Apparaît alors de nul part un petit oiseau vert. Ce dernier se pose sur la rambarde devant moi et commence à m'expliquer ce jeu.


"Enchanté je suis Chrysoprase, votre guide, mais vous pouvez aussi m'appeler Chryso ! Vous êtes actuellement au point de départ : la Statue de la Liberté. Si vous souhaitez des renseignements sur un monument, appuyez sur le cercle vert avec l'image de bâtiment."


Je lève ma main virtuelle et appuie sur l'icône. L'oiseau se met alors à m'expliquer les détails concernant cette étrange structure, mais certains mots me sont inconnus. Je grimace mais le laisse terminer son monologue.


"Avez-vous des questions avant que je ne vous explique les principes de base ?

— Où sommes-nous et à quelle époque ?

— Vous êtes à New York, une des principales villes des Etats-Unis d'Amérique. Ce jeu est la reproduction du monde tel qu'il était avant la grande guerre qui a mené les Grands au pouvoir. A l'époque on appelait cette période le "vingt et unième siècle". Avez-vous d'autres questions ?"


J'hoche négativement la tête, complètement sonnée par ces révélations. Je vais enfin découvrir le monde tel qu'il était avant ? Tant d'années de recherches auraient leurs réponses ici ? A cette simple pensée je suis toute excitée et je n'ai qu'une hâte : découvrir les moindres recoins de ce jeu. Chryso profite de mon silence pour reprendre ses petites explications.


"Vous aurez quotidiennement des quêtes à réaliser. Dès que l'une des tâches est cochée, vous recevrez de l'argent qui vous permettra de profiter des avantages de la vie à cette époque. Les temps de déplacement sont divisés par deux par rapport au déroulement du temps dans votre vie réelle, prenez donc garde de vérifier la durée et la destination avant de valider un déplacement. De plus, de nombreuses guildes se sont créées dans ce jeu, n'hésitez pas à en rejoindre une pour réaliser des missions en équipe qui vous rapporteront plus ! Votre inventaire contient déjà les objets indispensables à votre aventure ainsi qu'une carte de la planète. Et pour bien commencer, je vous offre dix milles dollars américains. Si vous avez des interrogations j'y répondrais avec plaisir !"

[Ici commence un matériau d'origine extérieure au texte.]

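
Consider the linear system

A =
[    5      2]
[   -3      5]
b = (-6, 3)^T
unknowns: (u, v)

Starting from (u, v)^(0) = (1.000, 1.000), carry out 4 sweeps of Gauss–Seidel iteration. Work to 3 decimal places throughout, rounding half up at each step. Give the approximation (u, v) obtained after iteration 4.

Iteration 1:
  u = (-6 - (2)·1.000) / (5) = -1.600
  v = (3 - (-3)·-1.600) / (5) = -0.360
Iteration 2:
  u = (-6 - (2)·-0.360) / (5) = -1.056
  v = (3 - (-3)·-1.056) / (5) = -0.034
Iteration 3:
  u = (-6 - (2)·-0.034) / (5) = -1.186
  v = (3 - (-3)·-1.186) / (5) = -0.112
Iteration 4:
  u = (-6 - (2)·-0.112) / (5) = -1.155
  v = (3 - (-3)·-1.155) / (5) = -0.093

(-1.155, -0.093)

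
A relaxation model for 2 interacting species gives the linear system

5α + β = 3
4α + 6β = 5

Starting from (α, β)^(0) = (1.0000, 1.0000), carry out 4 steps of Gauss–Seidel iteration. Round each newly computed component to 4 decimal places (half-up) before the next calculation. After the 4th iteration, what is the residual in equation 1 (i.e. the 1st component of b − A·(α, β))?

Iteration 1:
  α = (3 - (1)·1.0000) / (5) = 0.4000
  β = (5 - (4)·0.4000) / (6) = 0.5667
Iteration 2:
  α = (3 - (1)·0.5667) / (5) = 0.4867
  β = (5 - (4)·0.4867) / (6) = 0.5089
Iteration 3:
  α = (3 - (1)·0.5089) / (5) = 0.4982
  β = (5 - (4)·0.4982) / (6) = 0.5012
Iteration 4:
  α = (3 - (1)·0.5012) / (5) = 0.4998
  β = (5 - (4)·0.4998) / (6) = 0.5001
Residual b − A·x = (0.0009, 0.0002)

0.0009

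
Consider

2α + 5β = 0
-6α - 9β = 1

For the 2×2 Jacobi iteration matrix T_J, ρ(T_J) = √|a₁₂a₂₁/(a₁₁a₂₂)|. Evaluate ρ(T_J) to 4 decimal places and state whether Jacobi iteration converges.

1.2910

a₁₂a₂₁/(a₁₁a₂₂) = (5)·(-6) / ((2)·(-9)) = 1.666667
ρ = √|1.666667| = √1.666667 = 1.2910
ρ > 1, so Jacobi diverges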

Je le remercie et le petit oiseau disparaît, ne me laissant qu'un petit icône à son image en cas de problèmes. Je me retrouve seule sur la plateforme et je décide de m'accouder à la balustrade pour profiter de la vue. Le soleil semble se coucher car les fenêtres et les rues s'allument au fur et à mesure. C'est étonnant de passer de la matinée à un couché de soleil en l'espace de quelques instants.


Après quelques minutes de contemplation, je me rends à l'intérieur du monument et découvre un étonnant musée. Je prends mon temps pour déambuler dans les allées et finis par arriver à l'entrée de la boutique souvenir. Mon écran se met alors à bugger et une voix retentit dans ma tête.


"Althéa... Pas mal comme pseudo.

— Qui êtes-vous ? Sortez de mon esprit !

— Oh que non, je ne risque pas de te laisser puisque c'est moi qui ai piraté ta tablette pour télécharger ce monde virtuel et t'y faire venir."